No es casualidad que los partidos espanyolistas basen siempre su estrategia política en la sobredimensión y condena de una respuesta catalana a sus agresiones que, en realidad, nunca es tan severa. El catalán que se la coge con papel de fumar, sin embargo, está tan dispuesto a pedir disculpas que valida este marco sin pensar en las consecuencias que para su catalanidad esto puede comportar. La criminalización y ridiculización constante de las que el españolismo se sirve para sacar adelante su proyecto asimilador cuenta con cómplices: todos aquellos que por ánimo de hacer “bien” las cosas —en un tablero en el que lo que está “bien” y lo que no lo está no lo hemos delimitado nosotros— están dispuestos a afianzar los argumentos del españolismo. De hecho, en el caso de la heladería argentina de Gràcia, la pareja de la víctima en cuestión explicó el viernes a RAC1 que "él quizá no lo habría hecho", refiriéndose a la respuesta ciudadana, siendo la pareja de una mujer a la que abuchearon delante de sus hijos por pedir un helado de fresa.

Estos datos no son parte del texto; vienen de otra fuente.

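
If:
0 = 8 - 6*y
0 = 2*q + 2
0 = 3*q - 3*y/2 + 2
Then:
No Solution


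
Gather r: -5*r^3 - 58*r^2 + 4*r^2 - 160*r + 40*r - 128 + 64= -5*r^3 - 54*r^2 - 120*r - 64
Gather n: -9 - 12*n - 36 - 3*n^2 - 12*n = -3*n^2 - 24*n - 45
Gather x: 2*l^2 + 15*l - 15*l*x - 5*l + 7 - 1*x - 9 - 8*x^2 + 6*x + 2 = 2*l^2 + 10*l - 8*x^2 + x*(5 - 15*l)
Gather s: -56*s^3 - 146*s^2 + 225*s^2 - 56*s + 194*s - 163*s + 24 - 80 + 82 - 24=-56*s^3 + 79*s^2 - 25*s + 2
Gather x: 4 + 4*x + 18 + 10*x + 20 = 14*x + 42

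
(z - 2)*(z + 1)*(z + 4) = z^3 + 3*z^2 - 6*z - 8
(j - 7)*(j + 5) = j^2 - 2*j - 35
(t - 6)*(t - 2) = t^2 - 8*t + 12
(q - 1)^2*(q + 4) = q^3 + 2*q^2 - 7*q + 4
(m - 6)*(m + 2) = m^2 - 4*m - 12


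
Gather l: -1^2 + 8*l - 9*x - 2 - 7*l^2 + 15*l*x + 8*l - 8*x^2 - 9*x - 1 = -7*l^2 + l*(15*x + 16) - 8*x^2 - 18*x - 4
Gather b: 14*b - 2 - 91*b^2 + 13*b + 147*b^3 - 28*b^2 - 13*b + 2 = 147*b^3 - 119*b^2 + 14*b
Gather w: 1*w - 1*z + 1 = w - z + 1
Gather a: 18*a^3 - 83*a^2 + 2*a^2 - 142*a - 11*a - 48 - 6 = 18*a^3 - 81*a^2 - 153*a - 54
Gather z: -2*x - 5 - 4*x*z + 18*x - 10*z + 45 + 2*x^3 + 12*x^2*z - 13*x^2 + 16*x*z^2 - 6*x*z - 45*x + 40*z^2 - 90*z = 2*x^3 - 13*x^2 - 29*x + z^2*(16*x + 40) + z*(12*x^2 - 10*x - 100) + 40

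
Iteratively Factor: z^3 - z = (z - 1)*(z^2 + z) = (z - 1)*(z + 1)*(z)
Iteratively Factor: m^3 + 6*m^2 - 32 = (m + 4)*(m^2 + 2*m - 8) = (m + 4)^2*(m - 2)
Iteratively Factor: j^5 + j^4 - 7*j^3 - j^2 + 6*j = (j + 3)*(j^4 - 2*j^3 - j^2 + 2*j) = (j - 1)*(j + 3)*(j^3 - j^2 - 2*j) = (j - 1)*(j + 1)*(j + 3)*(j^2 - 2*j) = j*(j - 1)*(j + 1)*(j + 3)*(j - 2)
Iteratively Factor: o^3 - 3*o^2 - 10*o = (o + 2)*(o^2 - 5*o) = (o - 5)*(o + 2)*(o)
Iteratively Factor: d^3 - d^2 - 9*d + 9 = (d - 1)*(d^2 - 9) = (d - 1)*(d + 3)*(d - 3)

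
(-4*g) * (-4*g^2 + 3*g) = 16*g^3 - 12*g^2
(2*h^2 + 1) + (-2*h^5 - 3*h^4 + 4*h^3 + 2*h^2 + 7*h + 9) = -2*h^5 - 3*h^4 + 4*h^3 + 4*h^2 + 7*h + 10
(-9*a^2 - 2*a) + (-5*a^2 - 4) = -14*a^2 - 2*a - 4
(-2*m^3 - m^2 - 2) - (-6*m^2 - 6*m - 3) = -2*m^3 + 5*m^2 + 6*m + 1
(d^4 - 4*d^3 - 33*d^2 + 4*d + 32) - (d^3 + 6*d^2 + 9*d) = d^4 - 5*d^3 - 39*d^2 - 5*d + 32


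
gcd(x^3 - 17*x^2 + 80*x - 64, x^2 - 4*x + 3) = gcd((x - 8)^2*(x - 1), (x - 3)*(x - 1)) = x - 1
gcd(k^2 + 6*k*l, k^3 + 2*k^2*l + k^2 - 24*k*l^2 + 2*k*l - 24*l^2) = k + 6*l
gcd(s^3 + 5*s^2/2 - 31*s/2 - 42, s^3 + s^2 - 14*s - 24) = s^2 - s - 12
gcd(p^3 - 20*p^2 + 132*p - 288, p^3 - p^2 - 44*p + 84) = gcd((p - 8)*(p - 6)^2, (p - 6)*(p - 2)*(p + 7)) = p - 6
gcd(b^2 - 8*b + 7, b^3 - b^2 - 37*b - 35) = b - 7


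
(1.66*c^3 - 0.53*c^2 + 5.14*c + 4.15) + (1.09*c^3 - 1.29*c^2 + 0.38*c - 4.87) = 2.75*c^3 - 1.82*c^2 + 5.52*c - 0.72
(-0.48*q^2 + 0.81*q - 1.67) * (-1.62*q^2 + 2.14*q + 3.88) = 0.7776*q^4 - 2.3394*q^3 + 2.5764*q^2 - 0.431*q - 6.4796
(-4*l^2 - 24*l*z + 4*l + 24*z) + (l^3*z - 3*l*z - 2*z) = l^3*z - 4*l^2 - 27*l*z + 4*l + 22*z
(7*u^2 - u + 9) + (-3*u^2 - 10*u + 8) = 4*u^2 - 11*u + 17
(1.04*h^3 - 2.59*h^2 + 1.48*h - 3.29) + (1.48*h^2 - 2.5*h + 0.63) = 1.04*h^3 - 1.11*h^2 - 1.02*h - 2.66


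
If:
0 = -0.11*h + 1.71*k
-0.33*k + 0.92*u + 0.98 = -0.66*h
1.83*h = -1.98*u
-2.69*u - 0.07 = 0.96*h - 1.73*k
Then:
No Solution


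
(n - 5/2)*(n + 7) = n^2 + 9*n/2 - 35/2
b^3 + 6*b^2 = b^2*(b + 6)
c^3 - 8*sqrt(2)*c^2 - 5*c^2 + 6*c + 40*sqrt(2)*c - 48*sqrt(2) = (c - 3)*(c - 2)*(c - 8*sqrt(2))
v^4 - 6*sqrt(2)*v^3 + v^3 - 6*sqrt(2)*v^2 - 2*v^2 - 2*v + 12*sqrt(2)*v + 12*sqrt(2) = (v + 1)*(v - 6*sqrt(2))*(v - sqrt(2))*(v + sqrt(2))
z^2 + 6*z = z*(z + 6)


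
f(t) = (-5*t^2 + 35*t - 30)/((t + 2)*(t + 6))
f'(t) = (35 - 10*t)/((t + 2)*(t + 6)) - (-5*t^2 + 35*t - 30)/((t + 2)*(t + 6)^2) - (-5*t^2 + 35*t - 30)/((t + 2)^2*(t + 6)) = 15*(-5*t^2 - 4*t + 44)/(t^4 + 16*t^3 + 88*t^2 + 192*t + 144)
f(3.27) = 0.63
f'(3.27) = -0.14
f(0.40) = -1.09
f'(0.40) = 2.64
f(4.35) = 0.42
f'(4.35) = -0.24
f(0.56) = -0.71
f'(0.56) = 2.14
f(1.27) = 0.27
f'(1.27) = 0.82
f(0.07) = -2.19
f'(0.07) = 4.15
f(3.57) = 0.59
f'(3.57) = -0.18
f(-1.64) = -64.25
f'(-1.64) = 225.96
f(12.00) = -1.31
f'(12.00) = -0.17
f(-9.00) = -35.71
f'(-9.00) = -11.05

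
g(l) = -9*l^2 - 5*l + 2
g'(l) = -18*l - 5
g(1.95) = -41.97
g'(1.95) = -40.10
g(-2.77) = -53.21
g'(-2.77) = 44.86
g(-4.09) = -128.10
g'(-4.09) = 68.62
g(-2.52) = -42.55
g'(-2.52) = 40.36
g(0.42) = -1.69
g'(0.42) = -12.56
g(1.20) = -16.96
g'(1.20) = -26.60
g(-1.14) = -4.00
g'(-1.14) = 15.52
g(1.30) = -19.71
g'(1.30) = -28.40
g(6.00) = -352.00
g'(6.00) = -113.00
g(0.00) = 2.00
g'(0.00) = -5.00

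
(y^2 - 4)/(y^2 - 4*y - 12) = (y - 2)/(y - 6)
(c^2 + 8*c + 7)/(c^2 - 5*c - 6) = (c + 7)/(c - 6)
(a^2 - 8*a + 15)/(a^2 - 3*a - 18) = (-a^2 + 8*a - 15)/(-a^2 + 3*a + 18)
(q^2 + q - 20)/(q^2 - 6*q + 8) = (q + 5)/(q - 2)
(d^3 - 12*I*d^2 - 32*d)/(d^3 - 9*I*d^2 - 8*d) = (d - 4*I)/(d - I)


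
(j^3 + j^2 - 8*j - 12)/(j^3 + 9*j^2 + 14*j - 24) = (j^3 + j^2 - 8*j - 12)/(j^3 + 9*j^2 + 14*j - 24)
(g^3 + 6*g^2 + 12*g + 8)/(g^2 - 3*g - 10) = (g^2 + 4*g + 4)/(g - 5)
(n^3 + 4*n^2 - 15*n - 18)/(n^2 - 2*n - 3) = n + 6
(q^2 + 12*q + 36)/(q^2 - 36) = (q + 6)/(q - 6)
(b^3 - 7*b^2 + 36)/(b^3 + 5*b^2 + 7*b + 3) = (b^3 - 7*b^2 + 36)/(b^3 + 5*b^2 + 7*b + 3)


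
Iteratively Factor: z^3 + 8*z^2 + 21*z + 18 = (z + 3)*(z^2 + 5*z + 6) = (z + 3)^2*(z + 2)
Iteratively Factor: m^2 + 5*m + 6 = (m + 3)*(m + 2)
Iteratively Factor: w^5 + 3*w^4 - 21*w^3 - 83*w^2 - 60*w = (w + 1)*(w^4 + 2*w^3 - 23*w^2 - 60*w) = (w + 1)*(w + 3)*(w^3 - w^2 - 20*w) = (w + 1)*(w + 3)*(w + 4)*(w^2 - 5*w) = (w - 5)*(w + 1)*(w + 3)*(w + 4)*(w)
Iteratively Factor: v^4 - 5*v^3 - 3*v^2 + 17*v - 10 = (v + 2)*(v^3 - 7*v^2 + 11*v - 5) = (v - 5)*(v + 2)*(v^2 - 2*v + 1) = (v - 5)*(v - 1)*(v + 2)*(v - 1)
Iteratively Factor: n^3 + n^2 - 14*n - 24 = (n + 3)*(n^2 - 2*n - 8) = (n - 4)*(n + 3)*(n + 2)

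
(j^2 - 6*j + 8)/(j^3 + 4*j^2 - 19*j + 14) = (j - 4)/(j^2 + 6*j - 7)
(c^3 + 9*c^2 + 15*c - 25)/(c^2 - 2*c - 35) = (c^2 + 4*c - 5)/(c - 7)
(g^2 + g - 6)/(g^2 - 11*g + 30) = (g^2 + g - 6)/(g^2 - 11*g + 30)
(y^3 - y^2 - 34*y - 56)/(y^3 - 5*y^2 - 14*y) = (y + 4)/y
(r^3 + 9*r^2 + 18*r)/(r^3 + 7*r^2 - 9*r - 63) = r*(r + 6)/(r^2 + 4*r - 21)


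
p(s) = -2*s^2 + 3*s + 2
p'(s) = 3 - 4*s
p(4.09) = -19.19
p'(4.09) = -13.36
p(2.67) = -4.25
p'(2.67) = -7.68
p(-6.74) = -109.08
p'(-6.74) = 29.96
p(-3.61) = -34.89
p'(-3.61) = 17.44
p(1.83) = 0.79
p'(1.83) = -4.32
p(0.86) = 3.10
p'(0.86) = -0.44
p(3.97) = -17.61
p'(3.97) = -12.88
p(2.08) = -0.41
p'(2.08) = -5.32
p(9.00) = -133.00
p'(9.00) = -33.00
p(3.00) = -7.00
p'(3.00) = -9.00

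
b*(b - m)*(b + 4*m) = b^3 + 3*b^2*m - 4*b*m^2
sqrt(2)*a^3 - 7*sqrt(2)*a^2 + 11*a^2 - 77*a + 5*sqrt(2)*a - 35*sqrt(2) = (a - 7)*(a + 5*sqrt(2))*(sqrt(2)*a + 1)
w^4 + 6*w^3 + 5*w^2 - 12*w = w*(w - 1)*(w + 3)*(w + 4)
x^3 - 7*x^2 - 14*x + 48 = (x - 8)*(x - 2)*(x + 3)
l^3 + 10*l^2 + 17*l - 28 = (l - 1)*(l + 4)*(l + 7)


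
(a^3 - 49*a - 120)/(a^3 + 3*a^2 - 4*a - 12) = (a^2 - 3*a - 40)/(a^2 - 4)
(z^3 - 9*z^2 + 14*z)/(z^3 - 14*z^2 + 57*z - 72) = z*(z^2 - 9*z + 14)/(z^3 - 14*z^2 + 57*z - 72)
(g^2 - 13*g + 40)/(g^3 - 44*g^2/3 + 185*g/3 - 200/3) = 3/(3*g - 5)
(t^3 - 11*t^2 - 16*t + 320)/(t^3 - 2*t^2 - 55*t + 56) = (t^2 - 3*t - 40)/(t^2 + 6*t - 7)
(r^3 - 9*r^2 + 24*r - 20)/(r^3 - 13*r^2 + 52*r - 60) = (r - 2)/(r - 6)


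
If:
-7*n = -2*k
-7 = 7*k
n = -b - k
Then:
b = 9/7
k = -1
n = -2/7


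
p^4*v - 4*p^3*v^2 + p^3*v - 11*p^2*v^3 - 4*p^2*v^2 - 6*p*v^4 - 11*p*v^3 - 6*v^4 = (p - 6*v)*(p + v)^2*(p*v + v)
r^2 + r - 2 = (r - 1)*(r + 2)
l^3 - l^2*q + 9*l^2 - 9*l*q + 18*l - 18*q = (l + 3)*(l + 6)*(l - q)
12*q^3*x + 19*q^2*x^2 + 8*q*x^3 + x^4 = x*(q + x)*(3*q + x)*(4*q + x)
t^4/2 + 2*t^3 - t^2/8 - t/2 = t*(t/2 + 1/4)*(t - 1/2)*(t + 4)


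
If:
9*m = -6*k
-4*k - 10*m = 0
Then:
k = 0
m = 0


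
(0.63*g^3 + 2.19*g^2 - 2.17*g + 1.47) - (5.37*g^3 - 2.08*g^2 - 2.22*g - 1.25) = -4.74*g^3 + 4.27*g^2 + 0.0500000000000003*g + 2.72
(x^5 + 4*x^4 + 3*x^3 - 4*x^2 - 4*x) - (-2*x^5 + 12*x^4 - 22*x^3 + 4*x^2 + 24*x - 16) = 3*x^5 - 8*x^4 + 25*x^3 - 8*x^2 - 28*x + 16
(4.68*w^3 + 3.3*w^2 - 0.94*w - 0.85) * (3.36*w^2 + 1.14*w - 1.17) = 15.7248*w^5 + 16.4232*w^4 - 4.872*w^3 - 7.7886*w^2 + 0.1308*w + 0.9945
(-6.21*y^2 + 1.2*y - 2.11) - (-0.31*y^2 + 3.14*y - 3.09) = -5.9*y^2 - 1.94*y + 0.98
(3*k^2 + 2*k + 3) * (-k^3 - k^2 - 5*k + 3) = -3*k^5 - 5*k^4 - 20*k^3 - 4*k^2 - 9*k + 9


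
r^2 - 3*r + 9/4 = (r - 3/2)^2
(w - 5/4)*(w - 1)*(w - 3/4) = w^3 - 3*w^2 + 47*w/16 - 15/16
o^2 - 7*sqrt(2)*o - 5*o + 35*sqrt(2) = (o - 5)*(o - 7*sqrt(2))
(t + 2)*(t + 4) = t^2 + 6*t + 8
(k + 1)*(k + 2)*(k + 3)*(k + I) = k^4 + 6*k^3 + I*k^3 + 11*k^2 + 6*I*k^2 + 6*k + 11*I*k + 6*I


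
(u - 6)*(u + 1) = u^2 - 5*u - 6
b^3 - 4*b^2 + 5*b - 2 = (b - 2)*(b - 1)^2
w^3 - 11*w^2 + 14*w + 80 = (w - 8)*(w - 5)*(w + 2)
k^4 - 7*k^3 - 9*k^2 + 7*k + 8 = (k - 8)*(k - 1)*(k + 1)^2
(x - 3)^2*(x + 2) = x^3 - 4*x^2 - 3*x + 18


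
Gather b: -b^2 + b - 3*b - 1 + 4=-b^2 - 2*b + 3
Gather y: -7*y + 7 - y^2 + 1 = -y^2 - 7*y + 8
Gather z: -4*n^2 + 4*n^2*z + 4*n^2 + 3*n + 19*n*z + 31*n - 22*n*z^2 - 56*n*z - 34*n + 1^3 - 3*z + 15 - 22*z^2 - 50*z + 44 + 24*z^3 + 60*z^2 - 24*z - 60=24*z^3 + z^2*(38 - 22*n) + z*(4*n^2 - 37*n - 77)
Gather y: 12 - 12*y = 12 - 12*y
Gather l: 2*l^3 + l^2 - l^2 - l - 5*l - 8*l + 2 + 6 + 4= 2*l^3 - 14*l + 12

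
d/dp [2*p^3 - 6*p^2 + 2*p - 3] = 6*p^2 - 12*p + 2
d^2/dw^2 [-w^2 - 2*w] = -2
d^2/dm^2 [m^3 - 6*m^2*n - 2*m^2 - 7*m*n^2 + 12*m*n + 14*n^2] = 6*m - 12*n - 4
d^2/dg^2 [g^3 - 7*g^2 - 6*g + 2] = 6*g - 14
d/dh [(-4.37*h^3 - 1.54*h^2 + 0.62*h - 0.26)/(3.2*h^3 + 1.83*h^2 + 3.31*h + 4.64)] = (7.105427357601e-15*h^5 - 3.0691*h^4 - 32.8974*h^3 - 64.5664*h^2 - 13.3396*h + 3.7374)/(10.24*h^6 + 11.712*h^5 + 24.5329*h^4 + 41.8106*h^3 + 27.9385*h^2 + 30.7168*h + 21.5296)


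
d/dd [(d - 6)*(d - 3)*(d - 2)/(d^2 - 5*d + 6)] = 1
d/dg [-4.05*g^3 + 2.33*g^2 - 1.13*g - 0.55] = -12.15*g^2 + 4.66*g - 1.13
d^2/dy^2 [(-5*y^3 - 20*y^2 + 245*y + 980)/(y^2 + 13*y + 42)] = -260/(y^3 + 18*y^2 + 108*y + 216)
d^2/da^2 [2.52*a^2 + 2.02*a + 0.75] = 5.04000000000000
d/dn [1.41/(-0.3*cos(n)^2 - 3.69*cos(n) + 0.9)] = -(0.846*cos(n) + 5.2029)*sin(n)/(0.3*cos(n)^2 + 3.69*cos(n) - 0.9)^2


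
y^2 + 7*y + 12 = (y + 3)*(y + 4)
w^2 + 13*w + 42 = (w + 6)*(w + 7)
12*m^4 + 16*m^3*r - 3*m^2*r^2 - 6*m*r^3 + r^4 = (-6*m + r)*(-2*m + r)*(m + r)^2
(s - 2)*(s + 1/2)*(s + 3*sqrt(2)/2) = s^3 - 3*s^2/2 + 3*sqrt(2)*s^2/2 - 9*sqrt(2)*s/4 - s - 3*sqrt(2)/2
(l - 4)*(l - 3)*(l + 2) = l^3 - 5*l^2 - 2*l + 24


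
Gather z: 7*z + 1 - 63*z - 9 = -56*z - 8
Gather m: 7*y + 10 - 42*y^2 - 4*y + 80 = -42*y^2 + 3*y + 90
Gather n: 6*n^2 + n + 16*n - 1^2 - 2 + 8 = 6*n^2 + 17*n + 5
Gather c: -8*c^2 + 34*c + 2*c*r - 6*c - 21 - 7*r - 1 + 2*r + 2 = -8*c^2 + c*(2*r + 28) - 5*r - 20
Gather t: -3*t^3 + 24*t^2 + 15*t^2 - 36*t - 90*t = -3*t^3 + 39*t^2 - 126*t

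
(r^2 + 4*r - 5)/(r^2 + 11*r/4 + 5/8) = 8*(r^2 + 4*r - 5)/(8*r^2 + 22*r + 5)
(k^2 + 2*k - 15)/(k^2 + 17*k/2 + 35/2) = 2*(k - 3)/(2*k + 7)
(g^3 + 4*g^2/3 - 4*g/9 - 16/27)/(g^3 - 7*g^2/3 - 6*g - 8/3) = (9*g^2 + 6*g - 8)/(9*(g^2 - 3*g - 4))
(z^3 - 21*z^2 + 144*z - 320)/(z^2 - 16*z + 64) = z - 5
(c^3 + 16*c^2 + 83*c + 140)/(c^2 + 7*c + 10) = (c^2 + 11*c + 28)/(c + 2)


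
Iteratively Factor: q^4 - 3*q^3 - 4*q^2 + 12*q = (q + 2)*(q^3 - 5*q^2 + 6*q) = (q - 3)*(q + 2)*(q^2 - 2*q) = (q - 3)*(q - 2)*(q + 2)*(q)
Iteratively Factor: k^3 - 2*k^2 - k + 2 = (k + 1)*(k^2 - 3*k + 2) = (k - 1)*(k + 1)*(k - 2)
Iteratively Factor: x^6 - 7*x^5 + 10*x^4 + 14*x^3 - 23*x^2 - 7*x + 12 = (x + 1)*(x^5 - 8*x^4 + 18*x^3 - 4*x^2 - 19*x + 12) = (x - 1)*(x + 1)*(x^4 - 7*x^3 + 11*x^2 + 7*x - 12) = (x - 4)*(x - 1)*(x + 1)*(x^3 - 3*x^2 - x + 3) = (x - 4)*(x - 1)*(x + 1)^2*(x^2 - 4*x + 3) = (x - 4)*(x - 1)^2*(x + 1)^2*(x - 3)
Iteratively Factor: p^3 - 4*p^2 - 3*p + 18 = (p + 2)*(p^2 - 6*p + 9) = (p - 3)*(p + 2)*(p - 3)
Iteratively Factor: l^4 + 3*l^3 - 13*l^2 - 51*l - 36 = (l + 3)*(l^3 - 13*l - 12) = (l - 4)*(l + 3)*(l^2 + 4*l + 3) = (l - 4)*(l + 3)^2*(l + 1)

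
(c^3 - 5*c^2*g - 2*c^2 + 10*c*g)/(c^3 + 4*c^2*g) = (c^2 - 5*c*g - 2*c + 10*g)/(c*(c + 4*g))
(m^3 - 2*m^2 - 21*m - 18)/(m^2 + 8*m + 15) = (m^2 - 5*m - 6)/(m + 5)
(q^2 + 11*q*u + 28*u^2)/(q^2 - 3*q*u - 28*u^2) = (q + 7*u)/(q - 7*u)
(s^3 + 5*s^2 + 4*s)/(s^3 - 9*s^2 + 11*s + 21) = s*(s + 4)/(s^2 - 10*s + 21)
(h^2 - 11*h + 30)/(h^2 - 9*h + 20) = (h - 6)/(h - 4)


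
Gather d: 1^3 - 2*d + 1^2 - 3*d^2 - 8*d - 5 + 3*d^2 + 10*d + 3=0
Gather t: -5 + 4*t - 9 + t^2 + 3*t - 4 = t^2 + 7*t - 18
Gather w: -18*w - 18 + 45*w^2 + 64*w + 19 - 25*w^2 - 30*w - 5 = 20*w^2 + 16*w - 4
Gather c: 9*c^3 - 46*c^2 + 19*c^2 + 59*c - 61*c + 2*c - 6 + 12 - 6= 9*c^3 - 27*c^2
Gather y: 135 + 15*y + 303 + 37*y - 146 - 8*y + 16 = 44*y + 308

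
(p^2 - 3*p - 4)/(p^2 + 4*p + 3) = (p - 4)/(p + 3)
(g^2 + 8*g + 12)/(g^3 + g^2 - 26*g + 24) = (g + 2)/(g^2 - 5*g + 4)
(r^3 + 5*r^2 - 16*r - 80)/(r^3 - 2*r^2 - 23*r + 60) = (r + 4)/(r - 3)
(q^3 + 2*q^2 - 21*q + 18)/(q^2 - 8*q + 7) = (q^2 + 3*q - 18)/(q - 7)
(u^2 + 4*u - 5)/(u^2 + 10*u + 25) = (u - 1)/(u + 5)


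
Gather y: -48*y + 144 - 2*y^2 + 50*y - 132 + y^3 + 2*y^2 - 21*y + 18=y^3 - 19*y + 30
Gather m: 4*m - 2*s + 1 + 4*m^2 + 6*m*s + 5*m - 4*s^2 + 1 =4*m^2 + m*(6*s + 9) - 4*s^2 - 2*s + 2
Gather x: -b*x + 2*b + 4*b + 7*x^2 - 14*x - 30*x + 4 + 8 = 6*b + 7*x^2 + x*(-b - 44) + 12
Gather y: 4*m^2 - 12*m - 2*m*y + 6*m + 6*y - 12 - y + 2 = 4*m^2 - 6*m + y*(5 - 2*m) - 10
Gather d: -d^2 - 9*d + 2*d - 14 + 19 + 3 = -d^2 - 7*d + 8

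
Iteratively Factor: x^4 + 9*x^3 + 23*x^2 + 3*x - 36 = (x + 4)*(x^3 + 5*x^2 + 3*x - 9) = (x + 3)*(x + 4)*(x^2 + 2*x - 3) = (x + 3)^2*(x + 4)*(x - 1)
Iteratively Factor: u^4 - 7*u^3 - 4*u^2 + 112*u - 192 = (u - 4)*(u^3 - 3*u^2 - 16*u + 48) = (u - 4)^2*(u^2 + u - 12) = (u - 4)^2*(u + 4)*(u - 3)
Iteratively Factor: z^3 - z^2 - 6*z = (z)*(z^2 - z - 6) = z*(z - 3)*(z + 2)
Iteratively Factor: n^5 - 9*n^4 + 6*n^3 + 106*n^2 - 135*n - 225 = (n - 3)*(n^4 - 6*n^3 - 12*n^2 + 70*n + 75) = (n - 3)*(n + 1)*(n^3 - 7*n^2 - 5*n + 75) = (n - 5)*(n - 3)*(n + 1)*(n^2 - 2*n - 15) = (n - 5)^2*(n - 3)*(n + 1)*(n + 3)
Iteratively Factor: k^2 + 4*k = (k + 4)*(k)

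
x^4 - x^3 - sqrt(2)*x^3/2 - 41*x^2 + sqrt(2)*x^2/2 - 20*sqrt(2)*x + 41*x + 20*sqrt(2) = (x - 1)*(x - 5*sqrt(2))*(x + sqrt(2)/2)*(x + 4*sqrt(2))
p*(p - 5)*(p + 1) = p^3 - 4*p^2 - 5*p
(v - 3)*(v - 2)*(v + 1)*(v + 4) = v^4 - 15*v^2 + 10*v + 24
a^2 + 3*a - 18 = (a - 3)*(a + 6)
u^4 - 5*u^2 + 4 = (u - 2)*(u - 1)*(u + 1)*(u + 2)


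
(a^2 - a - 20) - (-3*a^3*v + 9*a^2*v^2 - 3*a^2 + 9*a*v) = 3*a^3*v - 9*a^2*v^2 + 4*a^2 - 9*a*v - a - 20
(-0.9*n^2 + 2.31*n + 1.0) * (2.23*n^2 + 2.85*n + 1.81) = -2.007*n^4 + 2.5863*n^3 + 7.1845*n^2 + 7.0311*n + 1.81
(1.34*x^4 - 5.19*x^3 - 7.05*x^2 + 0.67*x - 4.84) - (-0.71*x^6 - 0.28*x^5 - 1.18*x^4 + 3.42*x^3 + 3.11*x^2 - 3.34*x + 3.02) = 0.71*x^6 + 0.28*x^5 + 2.52*x^4 - 8.61*x^3 - 10.16*x^2 + 4.01*x - 7.86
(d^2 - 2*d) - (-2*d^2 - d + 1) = 3*d^2 - d - 1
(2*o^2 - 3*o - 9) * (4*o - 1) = 8*o^3 - 14*o^2 - 33*o + 9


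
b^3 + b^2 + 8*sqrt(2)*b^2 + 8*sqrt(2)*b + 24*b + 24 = (b + 1)*(b + 2*sqrt(2))*(b + 6*sqrt(2))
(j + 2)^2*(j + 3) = j^3 + 7*j^2 + 16*j + 12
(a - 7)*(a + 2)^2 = a^3 - 3*a^2 - 24*a - 28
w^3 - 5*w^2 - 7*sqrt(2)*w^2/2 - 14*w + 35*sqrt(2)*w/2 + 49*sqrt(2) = (w - 7)*(w + 2)*(w - 7*sqrt(2)/2)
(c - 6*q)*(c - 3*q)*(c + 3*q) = c^3 - 6*c^2*q - 9*c*q^2 + 54*q^3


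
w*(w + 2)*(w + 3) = w^3 + 5*w^2 + 6*w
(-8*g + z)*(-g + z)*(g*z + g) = 8*g^3*z + 8*g^3 - 9*g^2*z^2 - 9*g^2*z + g*z^3 + g*z^2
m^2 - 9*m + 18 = (m - 6)*(m - 3)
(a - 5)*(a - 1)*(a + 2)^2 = a^4 - 2*a^3 - 15*a^2 - 4*a + 20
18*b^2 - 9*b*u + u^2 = (-6*b + u)*(-3*b + u)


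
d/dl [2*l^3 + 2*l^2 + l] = 6*l^2 + 4*l + 1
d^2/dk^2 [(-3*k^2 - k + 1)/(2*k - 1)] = -2/(8*k^3 - 12*k^2 + 6*k - 1)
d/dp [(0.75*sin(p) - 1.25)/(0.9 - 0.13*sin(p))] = 0.5125*cos(p)/(0.13*sin(p) - 0.9)^2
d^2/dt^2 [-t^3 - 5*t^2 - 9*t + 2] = -6*t - 10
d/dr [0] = 0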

La razia catalanófoba que nos toca vivir es un gran escenario para constatar cómo se confrontan la indefensión aprendida de una parte de los catalanes con el instinto defensivo de otra parte. Cómo se confrontan la parte de catalanes que ante una evidente agresión catalanófoba se la coge con papel de fumar y la parte de catalanes que día tras día hace un esfuerzo para descolonizar la mente y vencer la tentación de ignorar el conflicto. Pese a lo que la izquierda que reconoce todas las discriminaciones del mundo excepto la que sufrimos nosotros nos pueda recriminar, los catalanes somos, hijos, y nietos y bisnietos de muchas violencias. Somos, consciente o inconscientemente, producto de toda la represión que las generaciones que nos han precedido han soportado. La respuesta lógica para evitar la represalia es la de la tibieza, la de la equidistancia y la de ponerse más suave que un guante, incluso cuando uno reconoce el conflicto. Pero de esta tibieza bebe un españolismo cada vez más fuerte y desacomplejado y que, desengañémonos, sabe que nos tiene dominados. Al catalán que se la coge con papel de fumar hace falta poder mirarlo a los ojos y decirle que cada vez que encaja las discriminaciones y el conflicto con el relativismo de pacotilla que cree que lo salvará, en realidad, se condena.